There are several tricky parts when extracting patches from WSIs:
- Memory limit.
The RAM size of our lab is 31 GB, and it could hardly hold a level0 WSI. So be careful when loading the whole image.
It is also helpful to use del and gc.collect() to free up memory.
And in order to process level0/1/2 WSIs, we need to split the original image up. - Coordinates scaling level/reference frame.
The read_region() method in OpenSlide processes WSIs in level 0 reference frame. So necessary transformation is needed when we crop patches from WSIs using read_region() method. - Shape difference between Pillow Image object and NumPy arrays.

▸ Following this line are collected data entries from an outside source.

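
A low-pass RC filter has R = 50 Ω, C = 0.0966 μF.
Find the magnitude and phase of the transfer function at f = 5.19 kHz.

Step 1 — Angular frequency: ω = 2π·5190 = 3.261e+04 rad/s.
Step 2 — Transfer function: H(jω) = 1/(1 + jωRC).
Step 3 — Denominator: 1 + jωRC = 1 + j·3.261e+04·50·9.66e-08 = 1 + j0.1575.
Step 4 — H = 0.9758 - j0.1537.
Step 5 — Magnitude: |H| = 0.9878 (-0.1 dB); phase: φ = -9.0°.

|H| = 0.9878 (-0.1 dB), φ = -9.0°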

numpy.asarray() / numpy.array() would switch the position of WIDTH and HEIGHT in shape, and vice versa. If an Image object' shape is (WIDTH, HEIGHT, CHANNEL), the shape will be (HEIGHT, WIDTH, CHANNEL) after the np.asarray() transformation. - Magnification level choice
Below is an patch-extraction example (performed on one sample from Camelyon 2017 dataset). Red boxes are selected patches and green ones annotated tumor areas. As we can see, when we extract 500 x 500 patches from a WSI in level3 scale, the portion of tumor areas are too small, which means discriminative information could be significantly diluted if we use all these selected patches to train CNN.
This urges us to use smaller magnification level (higher resolution scale).